The next day, my father came to visit. When I told him about the rat living behind our TV, he shined a flashlight back there and sure enough, two white eyes stared back. My father smiled.
“I’m a master rat catcher,” he said. “But first, let’s see if Scout or Luci will catch it.”
It turns out, it isn’t that hard to get a rat from behind a TV. All you have to do is bang on the side of said TV and soon enough, the rat will flee. A few seconds into my father’s hitting the TV, in a flash, the rat ran across the living room floor, burrowing deep beneath my grandmother’s desk.
“Scout! Get that rat!” my father cried.
Scout looked between my father, my grandmother, and me, and then rested his head on his paws.
My father tried again, this time banging on the side of my grandmother’s desk. Sure enough, out came the rat! It streaked across the carpet in a grey blur, returning to its former home behind the TV.
“Scout! Luci! Get that rat!”
Again, neither cat nor dog moved.
My father shook his head.
That evening, my father set several traps all over the house — one beneath the TV, one in the fireplace, and one beside my grandmother’s desk. As grossed out as I was by the rat, I couldn’t help feeling bad for it. After all, my father was a master rat catcher. I remembered him catching rats, raccoons, and even a skunk when I was a kid. My rat didn’t stand a chance.
But if my father was a master rat catcher, then the rat must have been a masterful fugitive, because the next morning, all of the traps were empty and we never saw that rat again.

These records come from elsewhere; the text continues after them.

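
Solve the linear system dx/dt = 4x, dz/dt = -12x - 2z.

Coefficient matrix A = [[4, 0], [-12, -2]].
Characteristic polynomial det(A - λI) = λ^2 - 2λ - 8 = 0.
Eigenvalues λ = 4, -2.
For λ=4: (A-λI) row 2 is [-12, -6], so an eigenvector is (1, -2).
For λ=-2: (A-λI) row 1 is [6, 0], so an eigenvector is (0, -1).
General solution: C_1e^(4t)(1,-2) + C_2e^(-2t)(0,-1).

x(t) = C_1e^(4t), z(t) = -2C_1e^(4t) - C_2e^(-2t)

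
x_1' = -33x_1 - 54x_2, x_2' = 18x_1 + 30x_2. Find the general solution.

x_1(t) = -2c_1e^(-6t) - 3c_2e^(3t), x_2(t) = c_1e^(-6t) + 2c_2e^(3t)

Coefficient matrix A = [[-33, -54], [18, 30]].
Characteristic polynomial det(A - λI) = λ^2 + 3λ - 18 = 0.
Eigenvalues λ = -6, 3.
For λ=-6: (A-λI) row 1 is [-27, -54], so an eigenvector is (-2, 1).
For λ=3: (A-λI) row 1 is [-36, -54], so an eigenvector is (-3, 2).
General solution: c_1e^(-6t)(-2,1) + c_2e^(3t)(-3,2).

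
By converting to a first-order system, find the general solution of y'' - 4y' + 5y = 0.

Let x_1 = y, x_2 = y'. Then x_1' = x_2 and x_2' = -5x_1 + 4x_2.
A = [[0,1],[-5,4]]; det(A-λI) = λ^2 - 4λ + 5.
Eigenvalues λ = 2 ± i.

y(t) = K_1e^(2t)cos(t) + K_2e^(2t)sin(t)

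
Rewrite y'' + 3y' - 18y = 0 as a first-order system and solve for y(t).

Let x_1 = y, x_2 = y'. Then x_1' = x_2 and x_2' = 18x_1 - 3x_2.
A = [[0,1],[18,-3]]; det(A-λI) = λ^2 + 3λ - 18.
Eigenvalues λ = -6, 3 with eigenvectors (1,-6), (1,3).

y(t) = K_1e^(-6t) + K_2e^(3t)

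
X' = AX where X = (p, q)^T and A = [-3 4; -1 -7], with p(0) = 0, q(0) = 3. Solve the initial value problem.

p(t) = 12te^(-5t), q(t) = -6te^(-5t) + 3e^(-5t)

Coefficient matrix A = [[-3, 4], [-1, -7]].
Characteristic polynomial det(A - λI) = λ^2 + 10λ + 25 = 0.
Single eigenvalue λ = -5 with algebraic multiplicity 2.
Eigenvector v = (-2,1); generalized eigenvector w with (A-λI)w=v is (1,-1).
General solution: e^(-5t)[K_1·v + K_2·(t·v + w)].
Applying p(0)=0, q(0)=3 gives K_1=-3, K_2=-6.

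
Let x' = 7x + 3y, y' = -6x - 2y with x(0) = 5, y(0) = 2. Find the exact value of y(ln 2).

A = [[7,3],[-6,-2]]; eigenvalues λ = 1, 4.
Eigenvectors: (-1,2) for λ=1, (-1,1) for λ=4.
From the initial condition, c_1 = 7, c_2 = -12.
y(ln 2) = (7)(2^1)(2) + (-12)(2^4)(1) = -164.

-164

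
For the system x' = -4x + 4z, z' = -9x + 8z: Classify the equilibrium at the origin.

unstable improper node

A = [[-4,4],[-9,8]]; det(A-λI) = λ^2 - 4λ + 4.
repeated λ = 2 with a single eigenvector.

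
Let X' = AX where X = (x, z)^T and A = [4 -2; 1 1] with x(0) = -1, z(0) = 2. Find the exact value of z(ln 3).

-36

A = [[4,-2],[1,1]]; eigenvalues λ = 2, 3.
Eigenvectors: (1,1) for λ=2, (2,1) for λ=3.
From the initial condition, c_1 = 5, c_2 = -3.
z(ln 3) = (5)(3^2)(1) + (-3)(3^3)(1) = -36.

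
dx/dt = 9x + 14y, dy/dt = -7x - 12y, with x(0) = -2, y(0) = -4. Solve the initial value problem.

Coefficient matrix A = [[9, 14], [-7, -12]].
Characteristic polynomial det(A - λI) = λ^2 + 3λ - 10 = 0.
Eigenvalues λ = 2, -5.
For λ=2: (A-λI) row 1 is [7, 14], so an eigenvector is (-2, 1).
For λ=-5: (A-λI) row 1 is [14, 14], so an eigenvector is (-1, 1).
General solution: K_1e^(2t)(-2,1) + K_2e^(-5t)(-1,1).
Applying x(0)=-2, y(0)=-4 gives K_1=6, K_2=-10.

x(t) = -12e^(2t) + 10e^(-5t), y(t) = 6e^(2t) - 10e^(-5t)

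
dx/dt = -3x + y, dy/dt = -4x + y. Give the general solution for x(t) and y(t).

x(t) = C_1e^(-t) + C_2te^(-t) - 2C_2e^(-t), y(t) = 2C_1e^(-t) + 2C_2te^(-t) - 3C_2e^(-t)

Coefficient matrix A = [[-3, 1], [-4, 1]].
Characteristic polynomial det(A - λI) = λ^2 + 2λ + 1 = 0.
Single eigenvalue λ = -1 with algebraic multiplicity 2.
Eigenvector v = (1,2); generalized eigenvector w with (A-λI)w=v is (-2,-3).
General solution: e^(-t)[C_1·v + C_2·(t·v + w)].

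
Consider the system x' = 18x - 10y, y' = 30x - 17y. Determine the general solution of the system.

Coefficient matrix A = [[18, -10], [30, -17]].
Characteristic polynomial det(A - λI) = λ^2 - λ - 6 = 0.
Eigenvalues λ = 3, -2.
For λ=3: (A-λI) row 1 is [15, -10], so an eigenvector is (2, 3).
For λ=-2: (A-λI) row 1 is [20, -10], so an eigenvector is (-1, -2).
General solution: K_1e^(3t)(2,3) + K_2e^(-2t)(-1,-2).

x(t) = 2K_1e^(3t) - K_2e^(-2t), y(t) = 3K_1e^(3t) - 2K_2e^(-2t)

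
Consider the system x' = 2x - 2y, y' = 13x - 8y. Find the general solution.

x(t) = C_1e^(-3t)sin(t) + C_1e^(-3t)cos(t) + C_2e^(-3t)sin(t) - C_2e^(-3t)cos(t), y(t) = 3C_1e^(-3t)sin(t) + 2C_1e^(-3t)cos(t) + 2C_2e^(-3t)sin(t) - 3C_2e^(-3t)cos(t)

Coefficient matrix A = [[2, -2], [13, -8]].
Characteristic polynomial det(A - λI) = λ^2 + 6λ + 10 = 0.
Eigenvalues λ = -3 ± i (complex conjugate pair).
For λ=-3+i: an eigenvector is (1,2) - i(1,3) = (1 - i, 2 - 3i).
A real fundamental pair from Re and Im of e^((-3+i)t)v: X_1 = e^(-3t)(cos(t)·(1,2) + sin(t)·(1,3)), X_2 = e^(-3t)(sin(t)·(1,2) - cos(t)·(1,3)).
General solution: C_1X_1 + C_2X_2.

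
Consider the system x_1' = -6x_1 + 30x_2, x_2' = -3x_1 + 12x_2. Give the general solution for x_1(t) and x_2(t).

Coefficient matrix A = [[-6, 30], [-3, 12]].
Characteristic polynomial det(A - λI) = λ^2 - 6λ + 18 = 0.
Eigenvalues λ = 3 ± 3i (complex conjugate pair).
For λ=3+3i: an eigenvector is (-3,-1) - i(-1,0) = (-3 + i, -1).
A real fundamental pair from Re and Im of e^((3+3i)t)v: X_1 = e^(3t)(cos(3t)·(-3,-1) + sin(3t)·(-1,0)), X_2 = e^(3t)(sin(3t)·(-3,-1) - cos(3t)·(-1,0)).
General solution: C_1X_1 + C_2X_2.

x_1(t) = -C_1e^(3t)sin(3t) - 3C_1e^(3t)cos(3t) - 3C_2e^(3t)sin(3t) + C_2e^(3t)cos(3t), x_2(t) = -C_1e^(3t)cos(3t) - C_2e^(3t)sin(3t)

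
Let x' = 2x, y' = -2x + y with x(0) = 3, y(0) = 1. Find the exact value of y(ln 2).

A = [[2,0],[-2,1]]; eigenvalues λ = 2, 1.
Eigenvectors: (-1,2) for λ=2, (0,-1) for λ=1.
From the initial condition, c_1 = -3, c_2 = -7.
y(ln 2) = (-3)(2^2)(2) + (-7)(2^1)(-1) = -10.

-10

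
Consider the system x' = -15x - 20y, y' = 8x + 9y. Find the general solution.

Coefficient matrix A = [[-15, -20], [8, 9]].
Characteristic polynomial det(A - λI) = λ^2 + 6λ + 25 = 0.
Eigenvalues λ = -3 ± 4i (complex conjugate pair).
For λ=-3+4i: an eigenvector is (-2,1) - i(1,-1) = (-2 - i, 1 + i).
A real fundamental pair from Re and Im of e^((-3+4i)t)v: X_1 = e^(-3t)(cos(4t)·(-2,1) + sin(4t)·(1,-1)), X_2 = e^(-3t)(sin(4t)·(-2,1) - cos(4t)·(1,-1)).
General solution: K_1X_1 + K_2X_2.

x(t) = K_1e^(-3t)sin(4t) - 2K_1e^(-3t)cos(4t) - 2K_2e^(-3t)sin(4t) - K_2e^(-3t)cos(4t), y(t) = -K_1e^(-3t)sin(4t) + K_1e^(-3t)cos(4t) + K_2e^(-3t)sin(4t) + K_2e^(-3t)cos(4t)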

I did see another rat, however. Several weeks later, Scout was back to his old tricks, and one morning I almost stepped on a dead rodent lying in the middle of our kitchen floor.
“Scout,” I said, ruffling his ears as he panted up at me, staring lovingly through those big brown eyes. “I guess you’re half fluff muffin, half killer.”
Then, I used a rag to pick up the rat by its long, skinny tail and tossed it in the ditch outside.